Wars, as the historian Correlli Barnett once argued, are the ultimate audit. They reveal the strengths and weaknesses of states, economies, and institutions. They also have a tendency to reveal that certain commonly held assumptions were erroneous.
If there is one such generally held view that seems to have been called into question by the events of the past few years, it is this: That modern war is about quality over quantity. Years of precision-bombing exercises and the use of cruise missiles and Predator drones by the United States (US) against far worse-equipped enemies had led to the comfortable belief that a technological edge was the crucial differentiator.

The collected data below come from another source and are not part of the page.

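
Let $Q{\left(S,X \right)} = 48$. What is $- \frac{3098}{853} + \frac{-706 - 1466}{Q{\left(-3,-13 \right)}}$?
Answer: $- \frac{166785}{3412} \approx -48.882$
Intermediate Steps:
$- \frac{3098}{853} + \frac{-706 - 1466}{Q{\left(-3,-13 \right)}} = - \frac{3098}{853} + \frac{-706 - 1466}{48} = \left(-3098\right) \frac{1}{853} - \frac{181}{4} = - \frac{3098}{853} - \frac{181}{4} = - \frac{166785}{3412}$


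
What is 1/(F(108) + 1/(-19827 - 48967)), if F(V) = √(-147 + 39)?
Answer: -68794/511122359089 - 28395686616*I*√3/511122359089 ≈ -1.3459e-7 - 0.096225*I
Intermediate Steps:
F(V) = 6*I*√3 (F(V) = √(-108) = 6*I*√3)
1/(F(108) + 1/(-19827 - 48967)) = 1/(6*I*√3 + 1/(-19827 - 48967)) = 1/(6*I*√3 + 1/(-68794)) = 1/(6*I*√3 - 1/68794) = 1/(-1/68794 + 6*I*√3)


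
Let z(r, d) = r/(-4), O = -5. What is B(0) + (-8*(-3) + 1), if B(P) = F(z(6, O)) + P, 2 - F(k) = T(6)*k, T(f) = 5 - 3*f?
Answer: 15/2 ≈ 7.5000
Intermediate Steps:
z(r, d) = -r/4 (z(r, d) = r*(-1/4) = -r/4)
F(k) = 2 + 13*k (F(k) = 2 - (5 - 3*6)*k = 2 - (5 - 18)*k = 2 - (-13)*k = 2 + 13*k)
B(P) = -35/2 + P (B(P) = (2 + 13*(-1/4*6)) + P = (2 + 13*(-3/2)) + P = (2 - 39/2) + P = -35/2 + P)
B(0) + (-8*(-3) + 1) = (-35/2 + 0) + (-8*(-3) + 1) = -35/2 + (24 + 1) = -35/2 + 25 = 15/2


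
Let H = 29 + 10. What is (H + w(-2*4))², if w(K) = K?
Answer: 961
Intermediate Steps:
H = 39
(H + w(-2*4))² = (39 - 2*4)² = (39 - 8)² = 31² = 961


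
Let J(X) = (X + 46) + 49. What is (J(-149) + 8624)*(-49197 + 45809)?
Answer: -29035160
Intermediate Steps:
J(X) = 95 + X (J(X) = (46 + X) + 49 = 95 + X)
(J(-149) + 8624)*(-49197 + 45809) = ((95 - 149) + 8624)*(-49197 + 45809) = (-54 + 8624)*(-3388) = 8570*(-3388) = -29035160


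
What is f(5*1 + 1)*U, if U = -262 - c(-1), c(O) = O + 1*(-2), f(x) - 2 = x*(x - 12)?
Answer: 8806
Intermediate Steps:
f(x) = 2 + x*(-12 + x) (f(x) = 2 + x*(x - 12) = 2 + x*(-12 + x))
c(O) = -2 + O (c(O) = O - 2 = -2 + O)
U = -259 (U = -262 - (-2 - 1) = -262 - 1*(-3) = -262 + 3 = -259)
f(5*1 + 1)*U = (2 + (5*1 + 1)² - 12*(5*1 + 1))*(-259) = (2 + (5 + 1)² - 12*(5 + 1))*(-259) = (2 + 6² - 12*6)*(-259) = (2 + 36 - 72)*(-259) = -34*(-259) = 8806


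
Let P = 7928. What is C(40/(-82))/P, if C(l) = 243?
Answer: 243/7928 ≈ 0.030651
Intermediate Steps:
C(40/(-82))/P = 243/7928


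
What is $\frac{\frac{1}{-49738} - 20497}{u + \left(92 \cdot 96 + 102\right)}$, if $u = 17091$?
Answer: $- \frac{1019479787}{1294431450} \approx -0.78759$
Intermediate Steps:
$\frac{\frac{1}{-49738} - 20497}{u + \left(92 \cdot 96 + 102\right)} = \frac{\frac{1}{-49738} - 20497}{17091 + \left(92 \cdot 96 + 102\right)} = \frac{- \frac{1}{49738} - 20497}{17091 + \left(8832 + 102\right)} = - \frac{1019479787}{49738 \left(17091 + 8934\right)} = - \frac{1019479787}{49738 \cdot 26025} = \left(- \frac{1019479787}{49738}\right) \frac{1}{26025} = - \frac{1019479787}{1294431450}$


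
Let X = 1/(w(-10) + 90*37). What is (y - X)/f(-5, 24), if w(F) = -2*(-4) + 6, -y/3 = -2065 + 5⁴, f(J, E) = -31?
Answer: -14446079/103664 ≈ -139.35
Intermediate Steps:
y = 4320 (y = -3*(-2065 + 5⁴) = -3*(-2065 + 625) = -3*(-1440) = 4320)
w(F) = 14 (w(F) = 8 + 6 = 14)
X = 1/3344 (X = 1/(14 + 90*37) = 1/(14 + 3330) = 1/3344 ≈ 0.00029904)
(y - X)/f(-5, 24) = (4320 - 1*1/3344)/(-31) = (4320 - 1/3344)*(-1/31) = (14446079/3344)*(-1/31) = -14446079/103664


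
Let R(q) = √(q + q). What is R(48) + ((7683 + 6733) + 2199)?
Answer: 16615 + 4*√6 ≈ 16625.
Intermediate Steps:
R(q) = √2*√q (R(q) = √(2*q) = √2*√q)
R(48) + ((7683 + 6733) + 2199) = √2*√48 + ((7683 + 6733) + 2199) = √2*(4*√3) + (14416 + 2199) = 4*√6 + 16615 = 16615 + 4*√6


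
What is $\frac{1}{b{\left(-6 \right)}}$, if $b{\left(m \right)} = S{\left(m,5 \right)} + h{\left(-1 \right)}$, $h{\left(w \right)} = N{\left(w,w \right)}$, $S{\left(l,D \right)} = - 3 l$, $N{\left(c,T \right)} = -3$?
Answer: $\frac{1}{15} \approx 0.066667$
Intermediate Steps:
$h{\left(w \right)} = -3$
$b{\left(m \right)} = -3 - 3 m$ ($b{\left(m \right)} = - 3 m - 3 = -3 - 3 m$)
$\frac{1}{b{\left(-6 \right)}} = \frac{1}{-3 - -18} = \frac{1}{-3 + 18} = \frac{1}{15}$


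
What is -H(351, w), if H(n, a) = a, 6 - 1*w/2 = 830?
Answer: 1648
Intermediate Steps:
w = -1648 (w = 12 - 2*830 = 12 - 1660 = -1648)
-H(351, w) = -1*(-1648) = 1648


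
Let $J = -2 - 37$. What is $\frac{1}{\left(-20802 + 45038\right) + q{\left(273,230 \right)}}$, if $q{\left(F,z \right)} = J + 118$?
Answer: $\frac{1}{24315} \approx 4.1127 \cdot 10^{-5}$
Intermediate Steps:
$J = -39$ ($J = -2 - 37 = -39$)
$q{\left(F,z \right)} = 79$ ($q{\left(F,z \right)} = -39 + 118 = 79$)
$\frac{1}{\left(-20802 + 45038\right) + q{\left(273,230 \right)}} = \frac{1}{\left(-20802 + 45038\right) + 79} = \frac{1}{24236 + 79} = \frac{1}{24315}$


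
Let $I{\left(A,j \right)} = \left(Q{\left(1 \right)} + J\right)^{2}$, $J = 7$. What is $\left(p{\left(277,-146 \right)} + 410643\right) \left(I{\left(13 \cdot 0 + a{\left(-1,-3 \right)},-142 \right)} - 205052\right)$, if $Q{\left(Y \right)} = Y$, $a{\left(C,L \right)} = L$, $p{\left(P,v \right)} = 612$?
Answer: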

This may not be true in the least — particularly in larger wars, fought over expansive fronts, and that last longer than a few strikes. The Russia-Ukraine war has been something of a shock to the West, in particular. The Russian Federation has a gross domestic product (GDP) of only $2.5 trillion — and yet it has been able to somehow outproduce Ukraine’s suppliers in Europe and North America, with a combined GDP of $50 trillion. Early on, Kyiv would complain that there were too many restrictions on what it was permitted to receive; but, over time, the real constraint has shifted to the use rate of munitions and interceptors being unsustainable, especially as compared to what Russia was able to deploy.
This can happen because of sharply asymmetric costs. One long-range Patriot interceptor, made in the US or Japan, costs over $3 million. One round from the Norwegian-American NASAMS air defence system costs over $1 million. Meanwhile, Iran’s Shahed drones, widely licensed by the Russians and used extensively in Ukraine, cost just about $35,000 each to manufacture, and have a 2,500-kilometre range. Lockheed Martin makes about 600 Patriots a year; Russia makes 400 a day, and intends to eventually raise that to 1,000, according to the Ukrainian high command.

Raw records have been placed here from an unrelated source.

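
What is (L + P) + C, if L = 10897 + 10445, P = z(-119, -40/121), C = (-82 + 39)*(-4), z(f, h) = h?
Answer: 2603154/121 ≈ 21514.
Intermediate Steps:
C = 172 (C = -43*(-4) = 172)
P = -40/121 ≈ -0.33058
L = 21342
(L + P) + C = (21342 - 40/121) + 172 = 2582342/121 + 172 = 2603154/121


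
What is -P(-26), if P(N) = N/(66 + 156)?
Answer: 13/111 ≈ 0.11712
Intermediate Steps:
P(N) = N/222
-P(-26) = -(-26)/222 = -1*(-13/111) = 13/111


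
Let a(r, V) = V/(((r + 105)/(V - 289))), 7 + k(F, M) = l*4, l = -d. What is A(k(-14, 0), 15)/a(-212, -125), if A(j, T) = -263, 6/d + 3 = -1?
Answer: 28141/51750 ≈ 0.54379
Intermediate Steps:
d = -3/2 (d = 6/(-3 - 1) = 6/(-4) = 6*(-¼) = -3/2 ≈ -1.5000)
l = 3/2 (l = -1*(-3/2) = 3/2 ≈ 1.5000)
k(F, M) = -1 (k(F, M) = -7 + (3/2)*4 = -7 + 6 = -1)
a(r, V) = V*(-289 + V)/(105 + r) (a(r, V) = V/(((105 + r)/(-289 + V))) = V*((-289 + V)/(105 + r)) = V*(-289 + V)/(105 + r))
A(k(-14, 0), 15)/a(-212, -125) = -263*(-(105 - 212)/(125*(-289 - 125))) = -263/((-125*(-414)/(-107))) = -263/((-125*(-1/107)*(-414))) = -263/(-51750/107) = -263*(-107/51750) = 28141/51750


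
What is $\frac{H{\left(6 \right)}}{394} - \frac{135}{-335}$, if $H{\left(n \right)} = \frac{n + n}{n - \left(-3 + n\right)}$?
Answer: $\frac{5453}{13199} \approx 0.41314$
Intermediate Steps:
$H{\left(n \right)} = \frac{2 n}{3}$
$\frac{H{\left(6 \right)}}{394} - \frac{135}{-335} = \frac{\frac{2}{3} \cdot 6}{394} - \frac{135}{-335} = 4 \cdot \frac{1}{394} - - \frac{27}{67} = \frac{2}{197} + \frac{27}{67} = \frac{5453}{13199}$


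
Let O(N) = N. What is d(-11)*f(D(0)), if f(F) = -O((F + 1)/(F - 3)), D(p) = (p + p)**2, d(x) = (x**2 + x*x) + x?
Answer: 77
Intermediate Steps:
d(x) = x + 2*x**2 (d(x) = (x**2 + x**2) + x = 2*x**2 + x = x + 2*x**2)
D(p) = 4*p**2 (D(p) = (2*p)**2 = 4*p**2)
f(F) = -(1 + F)/(-3 + F) (f(F) = -(F + 1)/(F - 3) = -(1 + F)/(-3 + F))
d(-11)*f(D(0)) = (-11*(1 + 2*(-11)))*((-1 - 4*0**2)/(-3 + 4*0**2)) = (-11*(1 - 22))*((-1 - 4*0)/(-3 + 4*0)) = (-11*(-21))*((-1 - 1*0)/(-3 + 0)) = 231*((-1 + 0)/(-3)) = 231*(-1/3*(-1)) = 231*(1/3) = 77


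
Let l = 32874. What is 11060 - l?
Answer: -21814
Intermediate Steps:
11060 - l = 11060 - 1*32874 = 11060 - 32874 = -21814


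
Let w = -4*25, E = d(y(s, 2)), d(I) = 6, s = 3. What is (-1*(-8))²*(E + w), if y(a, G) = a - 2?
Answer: -6016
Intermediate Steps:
y(a, G) = -2 + a
E = 6
w = -100
(-1*(-8))²*(E + w) = (-1*(-8))²*(6 - 100) = 8²*(-94) = 64*(-94) = -6016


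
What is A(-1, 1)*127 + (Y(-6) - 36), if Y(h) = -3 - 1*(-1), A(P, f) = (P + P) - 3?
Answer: -673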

The broad notion that the West’s strategic advantage came from the fact that it had clusters of advanced, high-tech production that could easily deal with countries that merely had wide swathes of low-value manufacturing seems to have gone up in smoke. This is becoming evident even in the enormously mismatched contest playing out in the Gulf right now. Secretary of War Pete Hegseth has argued, to the extent that his statements can be said to contain an argument of some sort, that the world’s “two most powerful air forces” have complete air superiority over Iran — but added, almost in the same breath, that they “can’t stop everything” that Tehran fires. The Iranians have perhaps 10,000 Shaheds in storage, according to Israel; they have caused chaos in their entire neighbourhood by just firing off a couple of thousand at best. The tempo of their launches has decreased, but that may be in response to attacks on launch infrastructure — which can be improvised elsewhere, if the Ukraine-Russia conflict is any guide. Most importantly, Tehran could continue to threaten shipping in the Gulf and through the Strait of Hormuz, as well as fossil-fuel extraction infrastructure in Qatar and Saudi Arabia, for months if it chose.
For US allies in West Asia, the imbalance is a severe problem: The United Arab Emirates has shot down, according to the Stimson Centre, 92 per cent of what Iran has fired at it, including 165 ballistic missiles and 541 Shaheds. But Abu Dhabi’s requests for replenishment of its depleting supplies of the US munitions it is using have been stonewalled.
And as East Asian nations consider the possibility of another, and far worse, conflict breaking out in the Taiwan Strait, they will be even more worried. In Japan, Mitsubishi makes Patriots, having gained a licence to do so from Lockheed Martin. They make only about 30 a year. It’s hard to increase production, as some crucial inputs come from the US, and appear to be drying up.
We are not so distant, it appears, from a world in which wars are won by countries that can absorb initial damage from a higher-tech enemy while preserving enough of a low-tech military-industrial base. The way the Soviet Union beat Nazi Germany in the Second World War remains the benchmark.